Have you ever been in a situation where your company has to choose a new software vendor but there are too many choices and not enough time? Chances are you need an RFP process to help you out.
According to Gartner, a request for proposal (RFP) is both the process and documentation used to solicit bids for potential software solutions —in this case, content management systems, required by a company. An RFP typically outlines the requirements that vendors need to meet if they want to make a bid to your company.
RFPs cover the following processes and documentation:
Commercial terms and condition
Activities involved in the implementation
However, when it comes to sending an RFP to a CMS vendor, you have to be careful about what you ask for because of the amount of work required by both sides. That’s why we’ve prepared a CMS RFP template that will help you expedite the process and keep everyone in the loop, about both what you need, and what the vendor can deliver.
This article provides a template you can use when crafting your own RFP for content management systems.
First Steps Before Choosing A CMS
The RFP template is designed to help companies quickly identify the vendors that meet their needs. It includes a list of questions and evaluation criteria for all parts of the project so it’s quick and easy to compare vendors on an even playing field.
Requests for proposals are always accompanied by detailed project descriptions. Your questions need to include background information about your company and your processes because if you don’t, you risk selecting the wrong CMS solution for your company.
Before picking a CMS vendor, take the following questions into consideration:
What are you trying to accomplish? Understanding your goals, your needs, your current pain points and your own roadmap is a must before you even start drafting RFPs and sending them to a potential vendor. You need to take your business requirements and your technology needs into account before you select a CMS.
How do your roadmaps align? The right CMS can help your company solve issues and grow. Each CMS vendor has its own roadmap they are following. Maybe CMS X has great things to offer right now but they don’t plan to offer specific funcionality you plan to need in the future.
What are some specific requirements? Before you send your RFPs out and have to sift through multiple detailed vendor proposals, you need to have your specific requirements ready. Make a list of the functionalities and features you need, those that would be nice to have, and then focus on the CMS solutions that have those.

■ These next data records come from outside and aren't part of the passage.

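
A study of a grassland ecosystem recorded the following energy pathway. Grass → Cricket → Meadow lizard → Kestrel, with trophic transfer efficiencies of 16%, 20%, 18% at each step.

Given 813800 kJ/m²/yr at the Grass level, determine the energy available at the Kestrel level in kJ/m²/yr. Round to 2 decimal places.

Cricket: 813800 × 0.16 = 130208 kJ/m²/yr
Meadow lizard: 130208 × 0.2 = 26041.6 kJ/m²/yr
Kestrel: 26041.6 × 0.18 = 4687.488 kJ/m²/yr

4687.49 kJ/m²/yr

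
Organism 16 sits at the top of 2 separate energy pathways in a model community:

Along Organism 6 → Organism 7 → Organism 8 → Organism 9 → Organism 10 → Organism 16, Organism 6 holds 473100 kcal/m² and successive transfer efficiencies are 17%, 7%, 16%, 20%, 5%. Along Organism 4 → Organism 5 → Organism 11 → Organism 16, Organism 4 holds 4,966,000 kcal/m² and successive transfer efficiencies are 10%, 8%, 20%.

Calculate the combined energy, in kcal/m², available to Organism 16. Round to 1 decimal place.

7954.6 kcal/m²

Via Organism 6: 473100 × 0.17 × 0.07 × 0.16 × 0.2 × 0.05 = 9.007824 kcal/m²
Via Organism 4: 4966000 × 0.1 × 0.08 × 0.2 = 7945.6 kcal/m²
Total at Organism 16: 9.007824 + 7945.6 = 7954.607824 kcal/m²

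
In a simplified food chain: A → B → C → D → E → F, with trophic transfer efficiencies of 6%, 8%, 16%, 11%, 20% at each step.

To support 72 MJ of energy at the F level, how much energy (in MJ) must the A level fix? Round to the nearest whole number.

4261364 MJ

Cumulative transfer efficiency: 0.06 × 0.08 × 0.16 × 0.11 × 0.2 = 0.000016896
A energy = 72 / 0.000016896 = 4261364 MJ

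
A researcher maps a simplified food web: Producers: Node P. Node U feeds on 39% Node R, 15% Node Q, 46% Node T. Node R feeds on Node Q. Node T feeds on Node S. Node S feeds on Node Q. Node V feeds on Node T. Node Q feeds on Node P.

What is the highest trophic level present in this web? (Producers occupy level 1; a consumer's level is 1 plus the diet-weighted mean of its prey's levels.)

5

Node Q: 1 + 1 = 2
Node R: 1 + 2 = 3
Node S: 1 + 2 = 3
Node T: 1 + 3 = 4
Node U: 1 + (0.39×3 + 0.15×2 + 0.46×4) = 4.31
Node V: 1 + 4 = 5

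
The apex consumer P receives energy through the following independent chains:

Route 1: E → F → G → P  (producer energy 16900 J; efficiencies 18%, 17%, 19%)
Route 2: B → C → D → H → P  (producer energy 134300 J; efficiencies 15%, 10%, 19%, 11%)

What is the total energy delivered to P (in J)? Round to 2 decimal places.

140.36 J

Route 1: 16900 × 0.18 × 0.17 × 0.19 = 98.2566 J
Route 2: 134300 × 0.15 × 0.1 × 0.19 × 0.11 = 42.10305 J
Total at P: 98.2566 + 42.10305 = 140.35965 J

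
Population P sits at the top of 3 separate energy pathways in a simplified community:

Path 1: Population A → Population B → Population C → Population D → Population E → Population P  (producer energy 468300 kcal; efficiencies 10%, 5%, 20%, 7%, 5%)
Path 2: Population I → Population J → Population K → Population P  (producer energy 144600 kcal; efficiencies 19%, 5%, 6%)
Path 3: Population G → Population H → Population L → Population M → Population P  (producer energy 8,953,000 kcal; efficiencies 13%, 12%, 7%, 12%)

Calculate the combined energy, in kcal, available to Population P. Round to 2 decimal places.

Path 1: 468300 × 0.1 × 0.05 × 0.2 × 0.07 × 0.05 = 1.63905 kcal
Path 2: 144600 × 0.19 × 0.05 × 0.06 = 82.422 kcal
Path 3: 8953000 × 0.13 × 0.12 × 0.07 × 0.12 = 1173.20112 kcal
Total at Population P: 1.63905 + 82.422 + 1173.20112 = 1257.26217 kcal

1257.26 kcal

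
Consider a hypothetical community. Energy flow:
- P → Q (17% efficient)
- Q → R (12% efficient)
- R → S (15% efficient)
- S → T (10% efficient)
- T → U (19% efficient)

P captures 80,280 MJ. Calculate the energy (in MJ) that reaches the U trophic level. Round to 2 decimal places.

Q: 80280 × 0.17 = 13647.6 MJ
R: 13647.6 × 0.12 = 1637.712 MJ
S: 1637.712 × 0.15 = 245.6568 MJ
T: 245.6568 × 0.1 = 24.56568 MJ
U: 24.56568 × 0.19 = 4.6674792 MJ

4.67 MJ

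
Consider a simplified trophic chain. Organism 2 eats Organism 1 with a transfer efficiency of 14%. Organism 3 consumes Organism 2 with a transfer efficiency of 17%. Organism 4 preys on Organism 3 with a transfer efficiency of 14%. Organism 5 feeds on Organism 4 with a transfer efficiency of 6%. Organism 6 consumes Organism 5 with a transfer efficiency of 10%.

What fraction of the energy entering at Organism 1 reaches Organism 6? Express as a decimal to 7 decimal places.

0.0000200

Product of link efficiencies: 0.14 × 0.17 × 0.14 × 0.06 × 0.1 = 0.000019992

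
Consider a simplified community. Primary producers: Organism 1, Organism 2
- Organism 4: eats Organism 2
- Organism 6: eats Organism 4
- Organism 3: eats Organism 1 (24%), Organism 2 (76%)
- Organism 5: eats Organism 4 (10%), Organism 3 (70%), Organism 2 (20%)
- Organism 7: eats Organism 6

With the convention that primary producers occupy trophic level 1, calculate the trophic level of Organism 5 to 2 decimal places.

Organism 3: 1 + (0.24×1 + 0.76×1) = 2
Organism 4: 1 + 1 = 2
Organism 5: 1 + (0.1×2 + 0.7×2 + 0.2×1) = 2.8
Organism 6: 1 + 2 = 3
Organism 7: 1 + 3 = 4

2.80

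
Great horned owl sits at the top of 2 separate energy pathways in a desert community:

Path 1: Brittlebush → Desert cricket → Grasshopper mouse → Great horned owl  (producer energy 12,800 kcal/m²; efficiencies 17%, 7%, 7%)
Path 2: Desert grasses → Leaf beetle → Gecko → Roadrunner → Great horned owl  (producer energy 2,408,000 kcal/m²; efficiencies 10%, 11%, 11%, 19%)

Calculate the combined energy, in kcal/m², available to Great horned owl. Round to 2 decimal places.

564.26 kcal/m²

Path 1: 12800 × 0.17 × 0.07 × 0.07 = 10.6624 kcal/m²
Path 2: 2408000 × 0.1 × 0.11 × 0.11 × 0.19 = 553.5992 kcal/m²
Total at Great horned owl: 10.6624 + 553.5992 = 564.2616 kcal/m²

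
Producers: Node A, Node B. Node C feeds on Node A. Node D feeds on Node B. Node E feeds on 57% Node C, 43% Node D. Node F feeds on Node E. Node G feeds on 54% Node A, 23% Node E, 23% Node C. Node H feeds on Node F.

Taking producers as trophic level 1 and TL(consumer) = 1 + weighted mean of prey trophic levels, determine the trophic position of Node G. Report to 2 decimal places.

Node C: 1 + 1 = 2
Node D: 1 + 1 = 2
Node E: 1 + (0.57×2 + 0.43×2) = 3
Node F: 1 + 3 = 4
Node G: 1 + (0.54×1 + 0.23×3 + 0.23×2) = 2.69
Node H: 1 + 4 = 5

2.69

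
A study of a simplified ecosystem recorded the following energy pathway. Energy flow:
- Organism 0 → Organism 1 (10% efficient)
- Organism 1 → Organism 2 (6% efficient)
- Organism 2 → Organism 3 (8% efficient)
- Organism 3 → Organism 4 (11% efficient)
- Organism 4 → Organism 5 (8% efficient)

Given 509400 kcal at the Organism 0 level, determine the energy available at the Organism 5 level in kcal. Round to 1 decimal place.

2.2 kcal

Organism 1: 509400 × 0.1 = 50940 kcal
Organism 2: 50940 × 0.06 = 3056.4 kcal
Organism 3: 3056.4 × 0.08 = 244.512 kcal
Organism 4: 244.512 × 0.11 = 26.89632 kcal
Organism 5: 26.89632 × 0.08 = 2.1517056 kcal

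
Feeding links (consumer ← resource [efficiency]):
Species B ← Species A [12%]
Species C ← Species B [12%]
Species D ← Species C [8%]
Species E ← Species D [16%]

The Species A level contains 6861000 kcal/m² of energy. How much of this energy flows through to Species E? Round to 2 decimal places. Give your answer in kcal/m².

1264.62 kcal/m²

Species B: 6861000 × 0.12 = 823320 kcal/m²
Species C: 823320 × 0.12 = 98798.4 kcal/m²
Species D: 98798.4 × 0.08 = 7903.872 kcal/m²
Species E: 7903.872 × 0.16 = 1264.61952 kcal/m²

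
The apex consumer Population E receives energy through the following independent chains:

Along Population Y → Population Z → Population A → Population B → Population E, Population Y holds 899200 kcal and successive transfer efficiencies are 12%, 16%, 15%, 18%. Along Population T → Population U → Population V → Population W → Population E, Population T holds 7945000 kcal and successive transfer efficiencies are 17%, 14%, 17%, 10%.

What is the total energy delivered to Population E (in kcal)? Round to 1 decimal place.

3680.7 kcal

Via Population Y: 899200 × 0.12 × 0.16 × 0.15 × 0.18 = 466.14528 kcal
Via Population T: 7945000 × 0.17 × 0.14 × 0.17 × 0.1 = 3214.547 kcal
Total at Population E: 466.14528 + 3214.547 = 3680.69228 kcal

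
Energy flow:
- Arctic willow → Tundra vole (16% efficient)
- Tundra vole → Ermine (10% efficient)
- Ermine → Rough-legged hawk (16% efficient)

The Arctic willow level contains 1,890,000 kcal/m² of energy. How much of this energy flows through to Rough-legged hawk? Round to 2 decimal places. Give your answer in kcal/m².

4838.40 kcal/m²

Tundra vole: 1890000 × 0.16 = 302400 kcal/m²
Ermine: 302400 × 0.1 = 30240 kcal/m²
Rough-legged hawk: 30240 × 0.16 = 4838.4 kcal/m²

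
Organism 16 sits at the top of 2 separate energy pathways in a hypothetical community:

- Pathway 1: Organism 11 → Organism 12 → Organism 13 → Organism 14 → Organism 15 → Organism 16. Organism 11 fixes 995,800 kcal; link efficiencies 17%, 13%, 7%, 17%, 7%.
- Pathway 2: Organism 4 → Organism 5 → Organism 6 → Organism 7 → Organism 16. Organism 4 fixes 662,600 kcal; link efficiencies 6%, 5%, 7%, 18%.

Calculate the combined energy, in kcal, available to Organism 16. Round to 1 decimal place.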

How much time are you willing to spend evaluating proposals and making a decision? Having a set RFP timeline with a period of time in which you need to make your decision is a good idea if you want to move forward quickly but orderly. For instance, if you want to start implementing the new CMS in the next six months, it helps to let the vendor and an implementation partner know at the beginning of the process.
Proof-of-Concept: Any vendor can deliver a shiny demo. To really know if CMS is going to work for your company, you need to be able to try it. Having access to a sandbox and being able to build out the most business-critical use cases can give you instant insight.
RFP Template for CMS
Creating an RFP involves looking deeply into your company processes and your plans for growth. Make sure you’ve assessed every aspect of your company to help you identify how your potential vendor and the CMS will help you achieve those goals. Once you’ve done that, you will have gained knowledge about your company and can advance towards the actual RFP.
The best RFP is the one that helps both you and your CMS vendor assess each other’s needs, capabilities, and potential. Here’s an RFP template you can use to find the perfect CMS vendor for your project.
Download RFP Template
What Is Your Company Looking for from A Potential Vendor?
Explain exactly what you’re looking for in the potential CMS vendors. Be colloquial and explain what kind of CMS solution you’re looking for and what you expect from the vendor, customer support, and every other stakeholder involved.
To help narrow down the right CMS solution for you, ask them to answer a list of 3-5 thought-provoking questions or scenarios related to your everyday operations to ensure you’re not receiving canned responses from the vendors.
Plus, those answers might give you an idea of how your prospective vendor works and how its company sees and solves issues.
Shortlisting Potential CMS Vendors
Once you’ve sent your RFP to potential vendors, you might want to create a list of each vendor that has caught your attention. Think about how every platform meets your business requirements and how striking a partnership with a particular vendor might end up affecting your performance and your business outcomes.
Another important thing worth considering is that while it might be tempting to send RFPs to every CMS vendor available, keep in mind that reviewing each request for information needs to be a thorough process, you don’t want to skim and speed just because there is so much information to absorb.
Rather, pre-vet certain vendors based on previous research and keep the list under ten companies or less. Also, don’t select only the most prominent companies; consider both small and larges CMSs as long as they display the capabilities you need.
Remember: the goal of a CMS RFP template is to narrow down your choices and evaluate the candidates that best align with your business objectives. After your initial RFPs, you should have a list of at least three CMSs with whom you can continue conversations with.